At the same time, however, some hackers have shifted the focus of their attention away from fraud, to stealing raw company data which can be even more damaging. A customer’s personal financial information has real value to cyber-hackers as it can be sold on to other criminals running sophisticated fraud operations. If a customer’s account is compromised in this way, real damage can be incurred to that institution’s finances and reputation.
With this growing online threat, how should banks respond? No firewall can guarantee to keep out every attacker, so it’s inevitable that their perimeter will be compromised, so how can banks limit this threat and ensure corporate information is secure and protected? There is no doubt that this is a considerable challenge as banks are global institutions with thousands of employees. Identifying one intruder posing as an employee is no mean feat.
Some organisations try to identify the tools a hacker is using. This method is flawed as it’s easy to build unidentifiable tools but what can be uncovered is the unusual activity and behaviour a hacker displays. Is there an abnormal level of traffic going to a particular area of the bank or is data flowing in new ways around the business? Being able to spot and identify these signs gives banks a far greater chance of spotting an attack.
While identifying the irregular signs indicating an intrusion is important, ultimately actions need to be taken to prevent an attacker getting a foothold within the bank to begin with. This comes down to carefully controlling what employees can access and ensuring they can only access the data they need. An individual may move departments and not need the access they previously had, this should be acted upon but in reality many organisations struggle to implement this approach. Limiting access across an organisation makes it easier to spot hackers masking themselves as employees and better protects resources. Once this is in place it makes it far easier for the IT team to identify the eratic behaviour of a hacker and mitigate their effect.

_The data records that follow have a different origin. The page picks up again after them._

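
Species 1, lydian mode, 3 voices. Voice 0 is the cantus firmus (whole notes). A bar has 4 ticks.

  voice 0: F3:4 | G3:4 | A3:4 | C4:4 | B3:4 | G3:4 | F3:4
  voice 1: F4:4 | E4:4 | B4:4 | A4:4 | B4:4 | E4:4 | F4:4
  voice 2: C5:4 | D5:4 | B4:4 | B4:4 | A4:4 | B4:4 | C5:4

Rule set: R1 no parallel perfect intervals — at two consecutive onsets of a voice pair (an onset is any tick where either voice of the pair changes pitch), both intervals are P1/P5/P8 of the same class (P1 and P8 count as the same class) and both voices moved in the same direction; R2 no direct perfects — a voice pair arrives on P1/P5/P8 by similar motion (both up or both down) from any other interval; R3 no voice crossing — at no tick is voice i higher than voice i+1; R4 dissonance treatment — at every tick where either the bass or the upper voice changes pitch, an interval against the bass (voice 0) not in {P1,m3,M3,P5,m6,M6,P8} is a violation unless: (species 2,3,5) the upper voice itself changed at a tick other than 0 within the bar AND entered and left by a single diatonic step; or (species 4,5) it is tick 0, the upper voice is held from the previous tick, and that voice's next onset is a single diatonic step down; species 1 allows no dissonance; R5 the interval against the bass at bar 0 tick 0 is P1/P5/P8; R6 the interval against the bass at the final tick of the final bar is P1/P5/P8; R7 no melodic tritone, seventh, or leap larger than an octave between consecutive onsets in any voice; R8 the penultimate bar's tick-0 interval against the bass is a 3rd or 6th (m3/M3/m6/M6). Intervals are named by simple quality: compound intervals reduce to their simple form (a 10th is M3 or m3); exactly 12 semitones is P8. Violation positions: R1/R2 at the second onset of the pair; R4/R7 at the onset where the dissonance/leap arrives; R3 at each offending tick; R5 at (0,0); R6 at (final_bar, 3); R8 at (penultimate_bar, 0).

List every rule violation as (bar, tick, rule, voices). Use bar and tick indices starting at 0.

bar 0: v0=F3 v1=F4 v2=C5 downbeat P5
bar 1: v0=G3 v1=E4 v2=D5 downbeat P5
bar 2: v0=A3 v1=B4 v2=B4 downbeat M2
bar 3: v0=C4 v1=A4 v2=B4 downbeat M7
bar 4: v0=B3 v1=B4 v2=A4 downbeat m7
bar 5: v0=G3 v1=E4 v2=B4 downbeat M3
bar 6: v0=F3 v1=F4 v2=C5 downbeat P5
  -> R1 @ bar 1 tick 0 v(0, 2): F3/C5 P5 -> G3/D5 P5 similar
  -> R4 @ bar 2 tick 0 v(0, 1): A3/B4 M2 untreated
  -> R4 @ bar 2 tick 0 v(0, 2): A3/B4 M2 untreated
  -> R4 @ bar 3 tick 0 v(0, 2): C4/B4 M7 untreated
  -> R3 @ bar 4 tick 0 v(1, 2): B4 above A4
  -> R4 @ bar 4 tick 0 v(0, 2): B3/A4 m7 untreated
  -> R3 @ bar 4 tick 1 v(1, 2): B4 above A4
  -> R3 @ bar 4 tick 2 v(1, 2): B4 above A4
  -> R3 @ bar 4 tick 3 v(1, 2): B4 above A4
  -> R1 @ bar 6 tick 0 v(1, 2): E4/B4 P5 -> F4/C5 P5 similar

(1, 0, R1, (0, 2))
(2, 0, R4, (0, 1))
(2, 0, R4, (0, 2))
(3, 0, R4, (0, 2))
(4, 0, R3, (1, 2))
(4, 0, R4, (0, 2))
(4, 1, R3, (1, 2))
(4, 2, R3, (1, 2))
(4, 3, R3, (1, 2))
(6, 0, R1, (1, 2))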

The final action banks need to take is to put in place a plan of action for when a bad actor is found. What is the response? Who should be informed? Without this in-depth planning which seems obvious to many, organisations can end up struggling to respond effectively, leaving themselves exposed to greater damage.

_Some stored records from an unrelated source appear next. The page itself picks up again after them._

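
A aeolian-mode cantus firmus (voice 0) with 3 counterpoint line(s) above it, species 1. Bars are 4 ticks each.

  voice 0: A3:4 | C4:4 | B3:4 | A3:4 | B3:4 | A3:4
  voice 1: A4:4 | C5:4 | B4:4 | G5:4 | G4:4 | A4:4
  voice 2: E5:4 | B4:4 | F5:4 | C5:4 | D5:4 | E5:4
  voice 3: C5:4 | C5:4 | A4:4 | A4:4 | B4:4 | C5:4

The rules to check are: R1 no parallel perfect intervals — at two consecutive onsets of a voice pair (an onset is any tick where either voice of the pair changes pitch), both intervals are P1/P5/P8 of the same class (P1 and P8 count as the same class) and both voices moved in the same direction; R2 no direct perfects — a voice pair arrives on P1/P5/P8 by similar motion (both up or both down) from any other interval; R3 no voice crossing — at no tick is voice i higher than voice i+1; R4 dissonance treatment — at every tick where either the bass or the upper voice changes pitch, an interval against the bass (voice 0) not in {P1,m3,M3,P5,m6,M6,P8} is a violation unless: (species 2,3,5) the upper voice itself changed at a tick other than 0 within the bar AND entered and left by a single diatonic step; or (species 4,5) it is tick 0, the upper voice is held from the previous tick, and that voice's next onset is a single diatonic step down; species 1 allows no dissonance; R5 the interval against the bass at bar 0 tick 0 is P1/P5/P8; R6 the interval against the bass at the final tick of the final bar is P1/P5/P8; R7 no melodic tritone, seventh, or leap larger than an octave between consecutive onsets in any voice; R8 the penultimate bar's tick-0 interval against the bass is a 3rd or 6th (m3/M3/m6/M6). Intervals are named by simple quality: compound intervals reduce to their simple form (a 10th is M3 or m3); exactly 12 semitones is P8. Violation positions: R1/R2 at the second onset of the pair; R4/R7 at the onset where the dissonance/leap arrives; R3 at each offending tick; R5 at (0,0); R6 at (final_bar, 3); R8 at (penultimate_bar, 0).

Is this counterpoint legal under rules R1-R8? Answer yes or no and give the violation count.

No (40 violations)

bar 0: v0=A3 v1=A4 v2=E5 v3=C5 (m3)
bar 1: v0=C4 v1=C5 v2=B4 v3=C5 (P8)
bar 2: v0=B3 v1=B4 v2=F5 v3=A4 (m7)
bar 3: v0=A3 v1=G5 v2=C5 v3=A4 (P8)
bar 4: v0=B3 v1=G4 v2=D5 v3=B4 (P8)
bar 5: v0=A3 v1=A4 v2=E5 v3=C5 (m3)
  R3 @ bar0.0: E5 above C5
  R5 @ bar0.0: opens on m3
  R3 @ bar0.1: E5 above C5
  R3 @ bar0.2: E5 above C5
  R3 @ bar0.3: E5 above C5
  R1 @ bar1.0: A3/A4 P8 -> C4/C5 P8 similar
  R3 @ bar1.0: C5 above B4
  R4 @ bar1.0: C4/B4 M7 untreated
  R3 @ bar1.1: C5 above B4
  R3 @ bar1.2: C5 above B4
  R3 @ bar1.3: C5 above B4
  R1 @ bar2.0: C4/C5 P8 -> B3/B4 P8 similar
  R3 @ bar2.0: F5 above A4
  R4 @ bar2.0: B3/F5 TT untreated
  R4 @ bar2.0: B3/A4 m7 untreated
  R7 @ bar2.0: B4->F5 leap 6st
  R3 @ bar2.1: F5 above A4
  R3 @ bar2.2: F5 above A4
  R3 @ bar2.3: F5 above A4
  R3 @ bar3.0: G5 above C5
  R3 @ bar3.0: C5 above A4
  R4 @ bar3.0: A3/G5 m7 untreated
  R3 @ bar3.1: G5 above C5
  R3 @ bar3.1: C5 above A4
  R3 @ bar3.2: G5 above C5
  R3 @ bar3.2: C5 above A4
  R3 @ bar3.3: G5 above C5
  R3 @ bar3.3: C5 above A4
  R1 @ bar4.0: A3/A4 P8 -> B3/B4 P8 similar
  R3 @ bar4.0: D5 above B4
  R8 @ bar4.0: penult P8 not 3rd/6th
  R3 @ bar4.1: D5 above B4
  R3 @ bar4.2: D5 above B4
  R3 @ bar4.3: D5 above B4
  R1 @ bar5.0: G4/D5 P5 -> A4/E5 P5 similar
  R3 @ bar5.0: E5 above C5
  R3 @ bar5.1: E5 above C5
  R3 @ bar5.2: E5 above C5
  R3 @ bar5.3: E5 above C5
  R6 @ bar5.3: closes on m3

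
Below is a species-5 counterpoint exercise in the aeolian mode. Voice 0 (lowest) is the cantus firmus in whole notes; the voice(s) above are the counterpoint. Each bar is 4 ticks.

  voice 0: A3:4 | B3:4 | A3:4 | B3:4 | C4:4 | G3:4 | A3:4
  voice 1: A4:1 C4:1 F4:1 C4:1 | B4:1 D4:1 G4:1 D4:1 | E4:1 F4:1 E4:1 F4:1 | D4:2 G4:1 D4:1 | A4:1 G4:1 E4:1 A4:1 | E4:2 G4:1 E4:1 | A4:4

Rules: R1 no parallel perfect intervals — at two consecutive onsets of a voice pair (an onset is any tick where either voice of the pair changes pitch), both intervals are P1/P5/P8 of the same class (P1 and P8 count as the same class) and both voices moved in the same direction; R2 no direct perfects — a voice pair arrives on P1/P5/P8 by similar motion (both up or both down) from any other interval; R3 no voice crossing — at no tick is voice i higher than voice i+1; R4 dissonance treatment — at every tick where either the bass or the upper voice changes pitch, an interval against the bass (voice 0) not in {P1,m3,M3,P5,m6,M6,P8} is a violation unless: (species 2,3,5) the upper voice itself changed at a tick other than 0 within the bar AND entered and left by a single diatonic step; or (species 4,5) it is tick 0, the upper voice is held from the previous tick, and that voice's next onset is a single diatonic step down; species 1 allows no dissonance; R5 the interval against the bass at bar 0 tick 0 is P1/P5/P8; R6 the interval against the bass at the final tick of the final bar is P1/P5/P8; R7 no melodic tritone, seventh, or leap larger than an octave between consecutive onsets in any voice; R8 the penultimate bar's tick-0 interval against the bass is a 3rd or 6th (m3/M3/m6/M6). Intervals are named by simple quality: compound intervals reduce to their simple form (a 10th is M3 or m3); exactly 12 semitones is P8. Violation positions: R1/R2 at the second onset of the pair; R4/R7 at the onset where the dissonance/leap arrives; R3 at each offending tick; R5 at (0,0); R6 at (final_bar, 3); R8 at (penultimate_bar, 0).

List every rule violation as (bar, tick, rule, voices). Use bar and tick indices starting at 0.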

Banks need to make available the time and resource to manage the access rights of their employees and get back on the front foot in the struggle with cyber criminals. If this is overlooked it will become increasingly difficult for banks to spot irregular behaviour early and mitigate the effects. Cyber attacks aren’t about to go away and banks need to ensure that they have the tools and processes in place to reduce the chances for fraud or a damaging data breach.